Terdapat tiga strategi keterlibatan sufi di ruang publik yang dapat dilihat. Pertama, strategi menjauhkan diri dari ruang publik yang mengimplikasikan bahwa para sufi akan mampu mempertahankan perannya dalam menghasilkan nilai, setidaknya untuk afiliasi kelompok mereka. Namun, pilihan ini mengartikan bahwa para sufi “gagal” berinteraksi secara sosial di ruang publik. Kedua, para sufi mampu mempertahankan “keamanan” ontologis internal mereka sampai batas tertentu. hal tersebut menyiratkan bahwa tasawuf mengalami apa yang disebut sebagai “proses pembudayaan” di mana tasawuf berubah dari tarekat menjadi ta’ifa yakni struktur di mana nilai dihasilkan dan menjadi prinsip pedoman bagi anggota dalam kelompok, sedangkan ta’ifa adalah pengelompokan di mana sesorang bertemu dan berkumpul untuk kepentingan duniawi. Ketiga, adanya proses pembudayaan yang lebih dahsyat apabila tasawuf berpartisipasi total dalam ruang publik, terutama di mana sekularisme dan liberalisme mendominasi. 

   

Kesimpulan

  

Perselisihan di era modern terbuka dan mengakibatkan masyarakat terpecah belah. Tasawuf dalam konteks keseluruhan memilih menjauhi ruang publik demi menjaga “keamanan” ontologisnya dan menjaga fungsi spiritualnya sebagai struktur penghasil nilai. Namun, ketika tasawuf memilih untuk terlibat di ruang publik, hal itu akan menyebabkan resiko kehilangan sebagian unsurnya, terutama ketika melawan sekualrisme dan liberalisme. Secara internal, tasawuf dalam banyak hal mampu membangun masyarakat berbasis nilai. Sifat ruang publik yang kompleks telah mengajarkan para sufi bahwa terlibat dalam masyarakat dan ruang publik mensyaratkan prinsip paling dasar tasawuf untuk ditegakkan.
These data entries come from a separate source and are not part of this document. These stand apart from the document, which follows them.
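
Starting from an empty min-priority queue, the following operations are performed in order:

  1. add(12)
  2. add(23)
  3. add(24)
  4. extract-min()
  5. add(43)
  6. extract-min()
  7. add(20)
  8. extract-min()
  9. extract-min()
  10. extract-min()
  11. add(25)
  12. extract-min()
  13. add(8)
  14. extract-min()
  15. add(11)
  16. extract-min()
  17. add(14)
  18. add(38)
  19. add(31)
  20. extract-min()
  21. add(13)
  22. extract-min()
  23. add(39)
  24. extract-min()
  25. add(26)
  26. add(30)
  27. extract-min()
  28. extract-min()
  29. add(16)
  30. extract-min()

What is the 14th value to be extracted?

16

insert 12 → {12}
insert 23 → {12, 23}
insert 24 → {12, 23, 24}
extract-min → 12; now {23, 24}
insert 43 → {23, 24, 43}
extract-min → 23; now {24, 43}
insert 20 → {20, 24, 43}
extract-min → 20; now {24, 43}
extract-min → 24; now {43}
extract-min → 43; now {}
insert 25 → {25}
extract-min → 25; now {}
insert 8 → {8}
extract-min → 8; now {}
insert 11 → {11}
extract-min → 11; now {}
insert 14 → {14}
insert 38 → {14, 38}
insert 31 → {14, 31, 38}
extract-min → 14; now {31, 38}
insert 13 → {13, 31, 38}
extract-min → 13; now {31, 38}
insert 39 → {31, 38, 39}
extract-min → 31; now {38, 39}
insert 26 → {26, 38, 39}
insert 30 → {26, 30, 38, 39}
extract-min → 26; now {30, 38, 39}
extract-min → 30; now {38, 39}
insert 16 → {16, 38, 39}
extract-min → 16; now {38, 39}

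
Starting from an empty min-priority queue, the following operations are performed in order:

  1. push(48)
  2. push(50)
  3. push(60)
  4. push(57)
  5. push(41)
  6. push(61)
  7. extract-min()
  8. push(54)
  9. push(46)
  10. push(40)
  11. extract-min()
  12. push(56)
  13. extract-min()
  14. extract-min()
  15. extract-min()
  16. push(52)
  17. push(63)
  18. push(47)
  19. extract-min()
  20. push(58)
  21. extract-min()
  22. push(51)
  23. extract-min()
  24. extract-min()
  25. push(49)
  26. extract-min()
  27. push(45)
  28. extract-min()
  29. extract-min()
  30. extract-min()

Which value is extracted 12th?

56

insert 48 → {48}
insert 50 → {48, 50}
insert 60 → {48, 50, 60}
insert 57 → {48, 50, 57, 60}
insert 41 → {41, 48, 50, 57, 60}
insert 61 → {41, 48, 50, 57, 60, 61}
extract-min → 41; now {48, 50, 57, 60, 61}
insert 54 → {48, 50, 54, 57, 60, 61}
insert 46 → {46, 48, 50, 54, 57, 60, 61}
insert 40 → {40, 46, 48, 50, 54, 57, 60, 61}
extract-min → 40; now {46, 48, 50, 54, 57, 60, 61}
insert 56 → {46, 48, 50, 54, 56, 57, 60, 61}
extract-min → 46; now {48, 50, 54, 56, 57, 60, 61}
extract-min → 48; now {50, 54, 56, 57, 60, 61}
extract-min → 50; now {54, 56, 57, 60, 61}
insert 52 → {52, 54, 56, 57, 60, 61}
insert 63 → {52, 54, 56, 57, 60, 61, 63}
insert 47 → {47, 52, 54, 56, 57, 60, 61, 63}
extract-min → 47; now {52, 54, 56, 57, 60, 61, 63}
insert 58 → {52, 54, 56, 57, 58, 60, 61, 63}
extract-min → 52; now {54, 56, 57, 58, 60, 61, 63}
insert 51 → {51, 54, 56, 57, 58, 60, 61, 63}
extract-min → 51; now {54, 56, 57, 58, 60, 61, 63}
extract-min → 54; now {56, 57, 58, 60, 61, 63}
insert 49 → {49, 56, 57, 58, 60, 61, 63}
extract-min → 49; now {56, 57, 58, 60, 61, 63}
insert 45 → {45, 56, 57, 58, 60, 61, 63}
extract-min → 45; now {56, 57, 58, 60, 61, 63}
extract-min → 56; now {57, 58, 60, 61, 63}
extract-min → 57; now {58, 60, 61, 63}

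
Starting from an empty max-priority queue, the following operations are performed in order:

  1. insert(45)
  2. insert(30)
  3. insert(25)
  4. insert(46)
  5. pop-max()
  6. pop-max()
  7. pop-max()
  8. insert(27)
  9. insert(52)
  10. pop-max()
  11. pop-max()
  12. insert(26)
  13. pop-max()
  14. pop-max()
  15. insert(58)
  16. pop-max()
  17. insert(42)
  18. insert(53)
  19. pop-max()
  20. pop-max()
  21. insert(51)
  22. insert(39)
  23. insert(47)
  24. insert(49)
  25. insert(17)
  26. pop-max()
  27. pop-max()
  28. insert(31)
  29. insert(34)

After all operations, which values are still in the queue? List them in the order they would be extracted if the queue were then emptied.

insert 45 → {45}
insert 30 → {45, 30}
insert 25 → {45, 30, 25}
insert 46 → {46, 45, 30, 25}
pop-max → 46; now {45, 30, 25}
pop-max → 45; now {30, 25}
pop-max → 30; now {25}
insert 27 → {27, 25}
insert 52 → {52, 27, 25}
pop-max → 52; now {27, 25}
pop-max → 27; now {25}
insert 26 → {26, 25}
pop-max → 26; now {25}
pop-max → 25; now {}
insert 58 → {58}
pop-max → 58; now {}
insert 42 → {42}
insert 53 → {53, 42}
pop-max → 53; now {42}
pop-max → 42; now {}
insert 51 → {51}
insert 39 → {51, 39}
insert 47 → {51, 47, 39}
insert 49 → {51, 49, 47, 39}
insert 17 → {51, 49, 47, 39, 17}
pop-max → 51; now {49, 47, 39, 17}
pop-max → 49; now {47, 39, 17}
insert 31 → {47, 39, 31, 17}
insert 34 → {47, 39, 34, 31, 17}

47 → 39 → 34 → 31 → 17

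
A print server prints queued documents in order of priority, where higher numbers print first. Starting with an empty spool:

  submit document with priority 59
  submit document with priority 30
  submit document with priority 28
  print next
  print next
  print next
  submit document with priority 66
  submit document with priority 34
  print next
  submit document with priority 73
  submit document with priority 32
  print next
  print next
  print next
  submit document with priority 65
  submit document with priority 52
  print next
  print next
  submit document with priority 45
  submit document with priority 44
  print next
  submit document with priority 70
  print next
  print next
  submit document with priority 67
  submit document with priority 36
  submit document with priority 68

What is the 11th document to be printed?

70

insert 59 → {59}
insert 30 → {59, 30}
insert 28 → {59, 30, 28}
print next → 59; now {30, 28}
print next → 30; now {28}
print next → 28; now {}
insert 66 → {66}
insert 34 → {66, 34}
print next → 66; now {34}
insert 73 → {73, 34}
insert 32 → {73, 34, 32}
print next → 73; now {34, 32}
print next → 34; now {32}
print next → 32; now {}
insert 65 → {65}
insert 52 → {65, 52}
print next → 65; now {52}
print next → 52; now {}
insert 45 → {45}
insert 44 → {45, 44}
print next → 45; now {44}
insert 70 → {70, 44}
print next → 70; now {44}
print next → 44; now {}
insert 67 → {67}
insert 36 → {67, 36}
insert 68 → {68, 67, 36}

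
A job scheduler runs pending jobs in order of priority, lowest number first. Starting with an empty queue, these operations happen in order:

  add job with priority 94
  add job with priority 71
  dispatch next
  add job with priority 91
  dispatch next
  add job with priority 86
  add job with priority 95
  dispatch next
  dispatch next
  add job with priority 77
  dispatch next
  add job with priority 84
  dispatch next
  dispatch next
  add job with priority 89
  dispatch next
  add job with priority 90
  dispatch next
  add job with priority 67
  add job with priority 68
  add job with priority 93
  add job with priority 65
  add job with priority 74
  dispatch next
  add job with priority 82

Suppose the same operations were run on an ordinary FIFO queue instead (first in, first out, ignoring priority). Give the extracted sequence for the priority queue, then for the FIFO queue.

priority queue: 71 → 91 → 86 → 94 → 77 → 84 → 95 → 89 → 90 → 65; FIFO queue: 94 → 71 → 91 → 86 → 95 → 77 → 84 → 89 → 90 → 67

insert 94 → {94}
insert 71 → {71, 94}
dispatch next → 71; now {94}
insert 91 → {91, 94}
dispatch next → 91; now {94}
insert 86 → {86, 94}
insert 95 → {86, 94, 95}
dispatch next → 86; now {94, 95}
dispatch next → 94; now {95}
insert 77 → {77, 95}
dispatch next → 77; now {95}
insert 84 → {84, 95}
dispatch next → 84; now {95}
dispatch next → 95; now {}
insert 89 → {89}
dispatch next → 89; now {}
insert 90 → {90}
dispatch next → 90; now {}
insert 67 → {67}
insert 68 → {67, 68}
insert 93 → {67, 68, 93}
insert 65 → {65, 67, 68, 93}
insert 74 → {65, 67, 68, 74, 93}
dispatch next → 65; now {67, 68, 74, 93}
insert 82 → {67, 68, 74, 82, 93}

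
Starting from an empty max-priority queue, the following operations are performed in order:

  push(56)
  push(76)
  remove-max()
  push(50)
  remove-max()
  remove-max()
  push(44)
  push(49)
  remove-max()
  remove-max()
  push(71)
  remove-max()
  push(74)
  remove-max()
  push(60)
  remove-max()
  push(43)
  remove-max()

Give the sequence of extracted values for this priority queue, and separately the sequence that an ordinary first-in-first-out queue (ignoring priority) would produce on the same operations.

priority queue: [76, 56, 50, 49, 44, 71, 74, 60, 43]; FIFO queue: 56, 76, 50, 44, 49, 71, 74, 60, 43

insert 56 → {56}
insert 76 → {76, 56}
remove-max → 76; now {56}
insert 50 → {56, 50}
remove-max → 56; now {50}
remove-max → 50; now {}
insert 44 → {44}
insert 49 → {49, 44}
remove-max → 49; now {44}
remove-max → 44; now {}
insert 71 → {71}
remove-max → 71; now {}
insert 74 → {74}
remove-max → 74; now {}
insert 60 → {60}
remove-max → 60; now {}
insert 43 → {43}
remove-max → 43; now {}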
Apa yang dapat dilakukan para sufi untuk berkontribusi pada masyarakat bukanlah berpartisipasi dalam perselisihan nilai secara langsung, melainkan konsolidasi internal, menjaga keutuhan tasawuf sebagai kekuatan produksi makna dan wacana yang mampu mempengaruhi pembentukan ruang publik.